O'Donnell and Rozic Introduce Bills to Reform Solitary Confinement, Bring New York into Compliance with International Human Rights Standards

Assembly Correction Committee Chair Daniel O’Donnell and Committee Member Nily Rozic introduced bills this week which would conform New York’s solitary confinement laws to the new recommendations issued by the United Nations Committee against Torture in November.

“New York’s prisons should be places of rehabilitation, not holding cells that make inmates even more prone to violence and crime than they were before. Reducing overreliance on solitary confinement is an important step in this direction,” O’Donnell said. “Its excessive use is counterproductive, and has been shown to be particularly damaging to young people, pregnant women, and those with mental illness.
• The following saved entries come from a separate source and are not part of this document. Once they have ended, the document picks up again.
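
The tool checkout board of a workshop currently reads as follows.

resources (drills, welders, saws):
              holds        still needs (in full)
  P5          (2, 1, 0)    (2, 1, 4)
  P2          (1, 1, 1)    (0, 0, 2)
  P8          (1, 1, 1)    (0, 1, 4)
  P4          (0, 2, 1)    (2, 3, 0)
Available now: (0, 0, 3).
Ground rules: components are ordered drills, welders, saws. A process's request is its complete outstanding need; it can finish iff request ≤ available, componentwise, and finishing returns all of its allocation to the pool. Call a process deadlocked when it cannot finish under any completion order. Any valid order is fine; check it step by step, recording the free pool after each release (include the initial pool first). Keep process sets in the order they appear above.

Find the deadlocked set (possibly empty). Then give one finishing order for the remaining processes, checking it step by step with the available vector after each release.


No process is deadlocked.
Key observation: no deadlock: P2 fits now, and the freed resources carry the rest through.
The rest can finish in the order P2, P8, P5, P4. Walking it through:
  pool = (0, 0, 3)
  P2: need (0, 0, 2) fits (0, 0, 3); releases (1, 1, 1), pool now (1, 1, 4)
  P8: need (0, 1, 4) fits (1, 1, 4); releases (1, 1, 1), pool now (2, 2, 5)
  P5: need (2, 1, 4) fits (2, 2, 5); releases (2, 1, 0), pool now (4, 3, 5)
  P4: need (2, 3, 0) fits (4, 3, 5); releases (0, 2, 1), pool now (4, 5, 6)


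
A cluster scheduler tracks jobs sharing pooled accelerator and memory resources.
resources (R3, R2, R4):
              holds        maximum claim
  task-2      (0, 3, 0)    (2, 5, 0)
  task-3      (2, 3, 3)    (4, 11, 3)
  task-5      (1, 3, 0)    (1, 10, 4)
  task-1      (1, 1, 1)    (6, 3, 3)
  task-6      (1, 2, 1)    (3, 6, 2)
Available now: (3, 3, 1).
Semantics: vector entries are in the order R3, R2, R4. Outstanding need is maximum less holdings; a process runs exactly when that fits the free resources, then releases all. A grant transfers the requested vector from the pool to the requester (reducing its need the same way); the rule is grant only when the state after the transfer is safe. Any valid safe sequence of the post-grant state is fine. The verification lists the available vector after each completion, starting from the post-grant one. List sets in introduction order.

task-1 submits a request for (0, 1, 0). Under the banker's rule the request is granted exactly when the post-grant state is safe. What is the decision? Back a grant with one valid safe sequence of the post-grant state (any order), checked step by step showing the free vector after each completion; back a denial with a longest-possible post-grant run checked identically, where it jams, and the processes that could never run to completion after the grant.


DENY — the pretend-granted state is unsafe.
Key observation: after task-2, task-6 the pool peaks at (4, 7, 2), and each blocked process is short somewhere: task-3 on R2; task-5 on R4; task-1 on R3.
On the post-grant state, task-2, task-6 is a maximal run — nothing extends it. Check, step by step:
  pool = (3, 2, 1)
  task-2: need (2, 2, 0) fits (3, 2, 1); releases (0, 3, 0), pool now (3, 5, 1)
  task-6: need (2, 4, 1) fits (3, 5, 1); releases (1, 2, 1), pool now (4, 7, 2)
  task-3 still needs (2, 8, 0) but only (4, 7, 2) is free — short on R2
  task-5 still needs (0, 7, 4) but only (4, 7, 2) is free — short on R4
  task-1 still needs (5, 1, 2) but only (4, 7, 2) is free — short on R3
Post-grant, the permanently blocked set is task-3, task-5 and task-1.


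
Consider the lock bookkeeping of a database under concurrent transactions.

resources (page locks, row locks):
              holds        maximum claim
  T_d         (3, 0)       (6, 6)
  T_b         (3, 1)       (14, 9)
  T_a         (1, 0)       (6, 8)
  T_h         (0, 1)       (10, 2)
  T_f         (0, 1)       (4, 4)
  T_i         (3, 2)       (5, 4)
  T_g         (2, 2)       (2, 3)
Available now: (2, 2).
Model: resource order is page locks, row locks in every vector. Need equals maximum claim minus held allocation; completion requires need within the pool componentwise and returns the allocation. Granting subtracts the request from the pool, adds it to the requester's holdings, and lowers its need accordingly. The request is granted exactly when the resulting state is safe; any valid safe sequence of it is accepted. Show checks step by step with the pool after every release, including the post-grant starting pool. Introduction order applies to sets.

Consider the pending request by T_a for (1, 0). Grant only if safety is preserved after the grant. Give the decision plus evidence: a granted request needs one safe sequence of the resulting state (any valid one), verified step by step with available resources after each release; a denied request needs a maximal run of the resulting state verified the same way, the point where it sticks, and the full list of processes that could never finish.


DENY — the pretend-granted state is unsafe.
Key observation: after T_g, T_i, T_d, T_f the pool peaks at (9, 7), and each blocked process is short somewhere: T_b on page locks, row locks; T_a on row locks; T_h on page locks.
After a pretend grant, a maximal execution: T_g, T_i, T_d, T_f — then nothing else fits. Verifying each step:
  pool = (1, 2)
  T_g: need (0, 1) fits (1, 2); releases (2, 2), pool now (3, 4)
  T_i: need (2, 2) fits (3, 4); releases (3, 2), pool now (6, 6)
  T_d: need (3, 6) fits (6, 6); releases (3, 0), pool now (9, 6)
  T_f: need (4, 3) fits (9, 6); releases (0, 1), pool now (9, 7)
  blocked: T_b wants (11, 8), pool (9, 7) — not enough page locks and row locks
  blocked: T_a wants (4, 8), pool (9, 7) — not enough row locks
  blocked: T_h wants (10, 1), pool (9, 7) — not enough page locks
Post-grant, the permanently blocked set is T_b, T_a and T_h.


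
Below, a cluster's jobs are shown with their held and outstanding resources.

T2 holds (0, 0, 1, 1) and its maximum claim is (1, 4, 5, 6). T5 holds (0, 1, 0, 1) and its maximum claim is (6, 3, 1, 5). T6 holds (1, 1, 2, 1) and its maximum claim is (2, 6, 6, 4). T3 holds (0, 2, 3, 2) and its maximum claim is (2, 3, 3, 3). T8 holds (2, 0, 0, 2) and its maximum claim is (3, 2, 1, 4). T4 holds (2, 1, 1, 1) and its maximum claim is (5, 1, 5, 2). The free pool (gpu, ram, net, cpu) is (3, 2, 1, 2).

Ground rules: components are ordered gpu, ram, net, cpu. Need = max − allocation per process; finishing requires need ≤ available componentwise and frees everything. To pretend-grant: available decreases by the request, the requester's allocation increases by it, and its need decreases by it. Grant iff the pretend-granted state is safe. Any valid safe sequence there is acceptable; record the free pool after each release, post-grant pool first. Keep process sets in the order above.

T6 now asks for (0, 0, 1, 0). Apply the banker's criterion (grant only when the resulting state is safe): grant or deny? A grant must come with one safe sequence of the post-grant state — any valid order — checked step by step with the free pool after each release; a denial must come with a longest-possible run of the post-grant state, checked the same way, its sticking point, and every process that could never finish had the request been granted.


DENY — the pretend-granted state is unsafe.
Key observation: after T3, T8 the pool peaks at (5, 4, 3, 6), and each blocked process is short somewhere: T2 on net; T5 on gpu; T6 on ram; T4 on net.
Pretend the grant happened; the run T3, T8 goes as far as possible. Walking it through:
  pool = (3, 2, 0, 2)
  T3 needs (2, 1, 0, 1) <= (3, 2, 0, 2) -> finishes; pool += (0, 2, 3, 2) = (3, 4, 3, 4)
  T8 needs (1, 2, 1, 2) <= (3, 4, 3, 4) -> finishes; pool += (2, 0, 0, 2) = (5, 4, 3, 6)
  T2 cannot run: need (1, 4, 4, 5) vs free (5, 4, 3, 6) (insufficient net)
  T5 cannot run: need (6, 2, 1, 4) vs free (5, 4, 3, 6) (insufficient gpu)
  T6 cannot run: need (1, 5, 3, 3) vs free (5, 4, 3, 6) (insufficient ram)
  T4 cannot run: need (3, 0, 4, 1) vs free (5, 4, 3, 6) (insufficient net)
Had the request been granted, T2, T5, T6 and T4 could never finish.


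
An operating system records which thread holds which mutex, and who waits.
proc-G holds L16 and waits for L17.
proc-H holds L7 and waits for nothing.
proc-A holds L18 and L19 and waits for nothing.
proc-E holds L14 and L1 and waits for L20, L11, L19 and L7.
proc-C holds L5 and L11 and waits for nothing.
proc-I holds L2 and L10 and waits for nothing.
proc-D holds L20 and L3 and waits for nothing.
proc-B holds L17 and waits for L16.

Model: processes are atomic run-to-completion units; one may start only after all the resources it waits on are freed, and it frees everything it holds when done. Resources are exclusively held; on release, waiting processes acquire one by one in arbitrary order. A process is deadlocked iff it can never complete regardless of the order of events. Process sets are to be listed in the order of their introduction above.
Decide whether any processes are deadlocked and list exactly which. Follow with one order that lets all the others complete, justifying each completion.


The deadlocked set is proc-G and proc-B.
Key observation: the wait chain closes on itself along proc-G -> proc-B -> proc-G; no other process is dragged down with it.
A valid finishing order for the others: proc-C, proc-H, proc-I, proc-D, proc-A, proc-E.
Step-by-step check:
  run proc-C (it waits on nothing); releases L5 and L11
  run proc-H (it waits on nothing); releases L7
  run proc-I (it waits on nothing); releases L2 and L10
  run proc-D (it waits on nothing); releases L20 and L3
  run proc-A (it waits on nothing); releases L18 and L19
  run proc-E (all its waits — L20, L11, L19 and L7 — are resolved); releases L14 and L1


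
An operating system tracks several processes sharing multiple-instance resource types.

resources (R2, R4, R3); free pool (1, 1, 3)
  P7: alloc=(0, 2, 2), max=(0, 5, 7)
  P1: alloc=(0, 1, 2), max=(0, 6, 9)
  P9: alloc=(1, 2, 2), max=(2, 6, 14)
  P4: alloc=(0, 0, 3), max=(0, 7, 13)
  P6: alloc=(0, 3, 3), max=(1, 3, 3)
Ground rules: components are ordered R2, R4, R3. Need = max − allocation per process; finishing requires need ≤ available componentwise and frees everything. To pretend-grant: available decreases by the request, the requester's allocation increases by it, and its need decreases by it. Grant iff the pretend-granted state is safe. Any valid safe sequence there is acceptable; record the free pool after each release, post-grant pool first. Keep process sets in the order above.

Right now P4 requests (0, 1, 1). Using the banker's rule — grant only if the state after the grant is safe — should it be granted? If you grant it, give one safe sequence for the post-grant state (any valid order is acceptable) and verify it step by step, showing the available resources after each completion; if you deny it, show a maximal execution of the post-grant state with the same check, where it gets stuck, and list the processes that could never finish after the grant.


GRANT: granting preserves safety; a valid post-grant sequence is P6, P7, P1, P4, P9.
Key observation: post-grant, (1, 0, 2) remains, and an order beginning with P6 completes everyone.
Check on the post-grant state, step by step:
  pool = (1, 0, 2)
  P6: need (1, 0, 0) fits (1, 0, 2); releases (0, 3, 3), pool now (1, 3, 5)
  P7: need (0, 3, 5) fits (1, 3, 5); releases (0, 2, 2), pool now (1, 5, 7)
  P1: need (0, 5, 7) fits (1, 5, 7); releases (0, 1, 2), pool now (1, 6, 9)
  P4: need (0, 6, 9) fits (1, 6, 9); releases (0, 1, 4), pool now (1, 7, 13)
  P9: need (1, 4, 12) fits (1, 7, 13); releases (1, 2, 2), pool now (2, 9, 15)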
Now that the Committee against Torture has established so clearly that only minimal use of solitary confinement is acceptable, and that no solitary confinement for the young and the mentally disabled is acceptable, I look forward to moving our two bills swiftly through the legislature.”

Assembly Member O’Donnell’s bill (A1346) would require that all solitary confinement sanctions be imposed as a measure of last resort, and for the minimum period necessary. It would also ban solitary confinement for inmates under 21 years of age, and for the mentally ill and developmentally disabled.

Assembly Member Rozic’s bill (A1347) would ban solitary confinement for pregnant women and nursing mothers in prison.

“The findings of the United Nations Committee against Torture clearly indicate that we need to re-evaluate the disciplinary practices used in facilities across New York and consider humane alternatives,” said Assembly Member Rozic. “While solitary confinement is difficult on all inmates, it is an excruciating hardship on pregnant women. Extreme conditions and restricted access to medical and mental healthcare makes time spent in SHU devastating and detrimental to the life of a woman and her child. I look forward to passing these reforms so that women can receive the critical care, exercise, and nutrition a healthy pregnancy requires.”

Both A1346 and A1347 are awaiting action in the Correction Committee.